Summary of Placenta Function Testing
The extensive research linking the prenatal blood test results (described above in maternal biochemistry) to adverse pregnancy outcomes has been summarized by a research method called systematic review and meta-analysis. In this review, only two blood tests (elevated AFP for IUGR and stillbirth; elevated inhibin for severe pre-eclampsia) achieved sufficient test characteristics to be justified as blood tests for placental function. We agree with these findings and hence re-interpret these tests in their original MoM values, as opposed to merely looking at the bottom line risks of neural tube defect or Down syndrome.
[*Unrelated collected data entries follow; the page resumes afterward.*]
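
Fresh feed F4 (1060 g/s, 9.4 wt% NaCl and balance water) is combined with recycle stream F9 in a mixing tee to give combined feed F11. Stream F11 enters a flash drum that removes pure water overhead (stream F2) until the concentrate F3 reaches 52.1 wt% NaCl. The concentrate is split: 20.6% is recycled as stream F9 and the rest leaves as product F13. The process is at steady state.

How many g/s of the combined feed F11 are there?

1110 g/s

Overall NaCl balance (none leaves overhead): NaCl in fresh feed = NaCl in product, i.e. 1060×0.094 = (1−0.206)·F3·0.521.
F3 = 99.64/(0.521×0.794) = 240.87 g/s.
Recycle F9 = 0.206×240.87 = 49.618 g/s.
Combined feed F11 = 1060 + 49.618 = 1109.6 g/s.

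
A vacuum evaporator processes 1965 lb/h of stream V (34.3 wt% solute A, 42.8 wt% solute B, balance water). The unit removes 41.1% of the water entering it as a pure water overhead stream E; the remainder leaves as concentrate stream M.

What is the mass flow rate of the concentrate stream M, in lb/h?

water entering = 1965×0.229 = 449.99 lb/h; overhead removed = 0.411×449.99 = 184.94 lb/h.
Concentrate = 1965 − 184.94 = 1780.1 lb/h.

1780 lb/h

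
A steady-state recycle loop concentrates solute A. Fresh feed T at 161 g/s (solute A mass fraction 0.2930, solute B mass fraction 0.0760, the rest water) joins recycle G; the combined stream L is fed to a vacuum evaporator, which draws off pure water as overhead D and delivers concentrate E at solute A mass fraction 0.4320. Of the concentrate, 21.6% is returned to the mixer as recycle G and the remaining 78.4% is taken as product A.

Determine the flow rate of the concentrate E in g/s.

139.3 g/s

Overall solute A balance (none leaves overhead): solute A in fresh feed = solute A in product, i.e. 161×0.293 = (1−0.216)·E·0.432.
E = 47.173/(0.432×0.784) = 139.28 g/s.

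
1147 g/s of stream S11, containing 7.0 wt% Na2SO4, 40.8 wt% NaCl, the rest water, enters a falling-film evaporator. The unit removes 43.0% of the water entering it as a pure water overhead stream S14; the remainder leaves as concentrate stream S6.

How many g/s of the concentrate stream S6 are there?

889.5 g/s

water entering = 1147×0.522 = 598.73 g/s; overhead removed = 0.430×598.73 = 257.46 g/s.
Concentrate = 1147 − 257.46 = 889.54 g/s.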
However, to date, the data for PAPP-A is more limited, as the test was only introduced on a wide scale to screen for Down syndrome since approximately 2004 in North America. PAPP-A has been a recent significant research focus in our clinic. We recently reported our research in 90 women with very low PAPP-A when the developing baby did not have Down syndrome. Approximately 1 in 4 women were found on ultrasound to have a small, thick and abnormally-shaped placenta. This finding was associated with the subsequent risks listed under placental complications. Interestingly, our data suggested that the placental shape is much more important than the uterine artery Doppler test to identify women with low PAPP-A at the most risk.